Colors in Context: A Pragmatic Neural Model for Grounded Language Understanding
This work addresses the challenge of grounded language understanding for AI systems, particularly in reference tasks, but it is incremental as it builds on existing neural and pragmatic approaches.
The authors tackled the problem of interpreting color descriptions in grounded communication by developing a pragmatic neural model that combines speaker and listener classifiers within a recursive reasoning framework. The model achieved higher accuracy in interpreting color descriptions than its component classifiers, with significant improvements in challenging cases like distinguishing similar colors or when few utterances were available.

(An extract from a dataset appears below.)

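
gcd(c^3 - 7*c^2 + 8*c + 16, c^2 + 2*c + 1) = c + 1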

We present a model of pragmatic referring expression interpretation in a grounded communication task (identifying colors from descriptions) that draws upon predictions from two recurrent neural network classifiers, a speaker and a listener, unified by a recursive pragmatic reasoning framework. Experiments show that this combined pragmatic model interprets color descriptions more accurately than the classifiers from which it is built, and that much of this improvement results from combining the speaker and listener perspectives. We observe that pragmatic reasoning helps primarily in the hardest cases: when the model must distinguish very similar colors, or when few utterances adequately express the target color. Our findings make use of a newly-collected corpus of human utterances in color reference games, which exhibit a variety of pragmatic behaviors. We also show that the embedded speaker model reproduces many of these pragmatic behaviors.